Hitch achieved that mastery by the most honorable means possible: he paid his dues. In the 1920s, he cut his directorial teeth using mostly stationary cameras to create soundless films shot in grainy, low-resolution black and white. With those basic materials, he was able to move audiences like few directors then or since.
As time went on, he accepted each technological advancement—sound, improved film stock, color, 3-D, Vistavision—with a contradictory sort of eager bemusement. Understanding the value of such “enhancements,” he also comprehended their limitations and often longed for those innocent days of the silent era, when you had to no choice but to work in “pure film.” Embedded in his tissues was the knowledge that the essential capability of film, its magic, lies, not in this or that technological capability, but in its very nature: that it can flow through a projector and create a sense of reality on an otherwise blank screen. As the world's foremost practitioner of pure cinema, he knew when to cut away and when to leave his audience alone in the dark. He knew there was a time to speak and time to keep quiet, passive as a camera, taking it all in.

Comments

Thanks for another interesting post. One thing left out of the "Lisa" story is that the middle-age woman who is prevented from committing suicide by the song appears to be united with the composer at the end. Only after he frustrates her suicide is he able to complete his mission so to speak--perhaps also ending in marriage?

There also seems another reason why Kelly's character's name and the song are both called Lisa. In the opening scene with Grace Kelly turning on three lights to her name Lisa, Carol, Freemont, she ends the lighting up process sporting a Mona Lisa smile. At least that is how I would crack Hitchcock's "Lisa" Da Vinci Code in the movie.
lausace said…
Thank you for your goldmine of a blog and this analysis, I live in England, and Channel 4 have done a week of Hitchcock's films (Topaz on today).

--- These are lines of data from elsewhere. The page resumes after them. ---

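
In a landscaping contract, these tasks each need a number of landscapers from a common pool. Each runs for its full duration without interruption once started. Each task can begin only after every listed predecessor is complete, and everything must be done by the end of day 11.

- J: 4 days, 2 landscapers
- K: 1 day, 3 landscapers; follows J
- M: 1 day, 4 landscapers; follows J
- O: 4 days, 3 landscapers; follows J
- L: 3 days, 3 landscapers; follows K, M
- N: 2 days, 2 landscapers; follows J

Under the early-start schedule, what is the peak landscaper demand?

12

Early-start schedule: J@1, K@5, M@5, O@5, L@6, N@5.
Load per day: day 1: 2, day 2: 2, day 3: 2, day 4: 2, day 5: 12, day 6: 8, day 7: 6, day 8: 6, day 9: 0, day 10: 0, day 11: 0.
Peak is 12.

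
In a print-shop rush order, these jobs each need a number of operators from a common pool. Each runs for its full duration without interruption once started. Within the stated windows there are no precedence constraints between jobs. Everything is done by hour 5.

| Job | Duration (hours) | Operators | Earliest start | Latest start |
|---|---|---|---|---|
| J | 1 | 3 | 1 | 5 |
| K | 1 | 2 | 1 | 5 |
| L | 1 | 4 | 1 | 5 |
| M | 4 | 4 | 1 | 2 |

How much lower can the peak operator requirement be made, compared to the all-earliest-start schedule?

Early-start peak: h1:13  h2:4  h3:4  h4:4  h5:0 ⇒ 13.
Leveled (J@1, K@2, L@1, M@2): h1:7  h2:6  h3:4  h4:4  h5:4 ⇒ 7.
Reduction 13 − 7 = 6.

6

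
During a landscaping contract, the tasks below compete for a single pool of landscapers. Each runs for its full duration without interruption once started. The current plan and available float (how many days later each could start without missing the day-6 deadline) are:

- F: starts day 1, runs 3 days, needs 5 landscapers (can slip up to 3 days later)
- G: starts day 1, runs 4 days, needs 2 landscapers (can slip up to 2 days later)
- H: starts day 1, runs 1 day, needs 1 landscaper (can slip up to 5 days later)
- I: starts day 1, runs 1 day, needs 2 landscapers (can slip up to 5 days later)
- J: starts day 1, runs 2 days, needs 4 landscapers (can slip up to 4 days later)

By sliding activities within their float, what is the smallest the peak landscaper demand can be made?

Early-start (F@1, G@1, H@1, I@1, J@1) gives peak 14: d1:14  d2:11  d3:7  d4:2  d5:0  d6:0.
Shift H→4, I→4, J→5.
Schedule F@1, G@1, H@4, I@4, J@5: d1:7  d2:7  d3:7  d4:5  d5:4  d6:4 — peak 7.

7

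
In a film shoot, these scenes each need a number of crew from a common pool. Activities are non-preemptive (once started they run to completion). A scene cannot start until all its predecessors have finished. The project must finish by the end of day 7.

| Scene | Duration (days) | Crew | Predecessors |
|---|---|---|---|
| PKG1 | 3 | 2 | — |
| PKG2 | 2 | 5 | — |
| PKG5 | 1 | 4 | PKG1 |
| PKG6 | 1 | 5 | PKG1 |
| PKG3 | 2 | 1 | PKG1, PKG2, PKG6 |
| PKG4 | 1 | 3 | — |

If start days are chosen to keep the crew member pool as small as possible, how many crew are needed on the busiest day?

Early-start (PKG1@1, PKG2@1, PKG5@4, PKG6@4, PKG3@5, PKG4@1) gives peak 10: d1:10  d2:7  d3:2  d4:9  d5:1  d6:1  d7:0.
Shift PKG6→5, PKG3→6, PKG4→3.
Schedule PKG1@1, PKG2@1, PKG5@4, PKG6@5, PKG3@6, PKG4@3: d1:7  d2:7  d3:5  d4:4  d5:5  d6:1  d7:1 — peak 7.

7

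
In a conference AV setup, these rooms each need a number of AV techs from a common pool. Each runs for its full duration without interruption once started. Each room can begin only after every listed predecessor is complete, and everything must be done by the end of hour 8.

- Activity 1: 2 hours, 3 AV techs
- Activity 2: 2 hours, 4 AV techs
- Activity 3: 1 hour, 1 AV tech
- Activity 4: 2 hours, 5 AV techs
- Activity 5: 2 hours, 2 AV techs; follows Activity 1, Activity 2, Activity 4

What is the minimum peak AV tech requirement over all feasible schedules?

5

Early-start (Activity 1@1, Activity 2@1, Activity 3@1, Activity 4@1, Activity 5@3) gives peak 13: h1:13  h2:12  h3:2  h4:2  h5:0  h6:0  h7:0  h8:0.
Shift Activity 2→3, Activity 4→5, Activity 5→7.
Schedule Activity 1@1, Activity 2@3, Activity 3@1, Activity 4@5, Activity 5@7: h1:4  h2:3  h3:4  h4:4  h5:5  h6:5  h7:2  h8:2 — peak 5.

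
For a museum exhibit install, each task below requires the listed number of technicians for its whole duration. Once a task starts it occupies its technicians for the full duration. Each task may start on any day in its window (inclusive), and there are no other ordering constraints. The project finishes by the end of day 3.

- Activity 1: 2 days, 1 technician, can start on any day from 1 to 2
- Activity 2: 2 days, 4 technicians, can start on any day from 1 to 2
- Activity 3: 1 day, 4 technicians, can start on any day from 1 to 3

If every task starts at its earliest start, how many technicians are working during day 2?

5

At early start, day 2 has: Activity 1, Activity 2.
Demand: 1 + 4 = 5.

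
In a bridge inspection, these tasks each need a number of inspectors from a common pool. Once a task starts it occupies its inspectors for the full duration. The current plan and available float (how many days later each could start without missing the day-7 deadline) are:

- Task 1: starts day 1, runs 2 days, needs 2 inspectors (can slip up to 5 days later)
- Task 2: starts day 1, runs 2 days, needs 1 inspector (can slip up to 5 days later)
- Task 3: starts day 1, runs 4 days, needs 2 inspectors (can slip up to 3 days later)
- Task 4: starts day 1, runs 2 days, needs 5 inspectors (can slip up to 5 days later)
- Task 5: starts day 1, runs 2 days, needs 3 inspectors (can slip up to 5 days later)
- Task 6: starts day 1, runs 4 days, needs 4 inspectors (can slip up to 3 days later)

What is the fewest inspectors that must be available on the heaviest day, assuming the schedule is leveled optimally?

8

Early-start (Task 1@1, Task 2@1, Task 3@1, Task 4@1, Task 5@1, Task 6@1) gives peak 17: d1:17  d2:17  d3:6  d4:6  d5:0  d6:0  d7:0.
Shift Task 2→3, Task 4→5, Task 5→5.
Schedule Task 1@1, Task 2@3, Task 3@1, Task 4@5, Task 5@5, Task 6@1: d1:8  d2:8  d3:7  d4:7  d5:8  d6:8  d7:0 — peak 8.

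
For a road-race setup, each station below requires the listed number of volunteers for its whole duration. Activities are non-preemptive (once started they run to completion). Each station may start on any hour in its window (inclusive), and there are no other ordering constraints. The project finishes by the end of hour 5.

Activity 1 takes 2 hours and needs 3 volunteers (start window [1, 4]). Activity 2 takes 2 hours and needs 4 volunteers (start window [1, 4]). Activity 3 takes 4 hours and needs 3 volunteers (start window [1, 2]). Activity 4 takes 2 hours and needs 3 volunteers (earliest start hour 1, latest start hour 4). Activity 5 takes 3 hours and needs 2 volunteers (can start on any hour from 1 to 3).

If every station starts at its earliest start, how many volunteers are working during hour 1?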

I haven't looked for this on your site, but what do you think as to what his ladies always wore? I have a romantic idea that Hitchcock asked Kelly what she'd wear..Thanks v.much for this
Olly
Joel Gunz said…
Hi Lausace! Hitch was, indeed, very interested in what the ladies in his films wore. Often, he could be very controlling about wardrobe (Just ask Kim Novak re Vertigo). In general, the same was true for Kelly. However, in her case it would seem that his exacting tastes happened to match hers, so there was little or no conflict.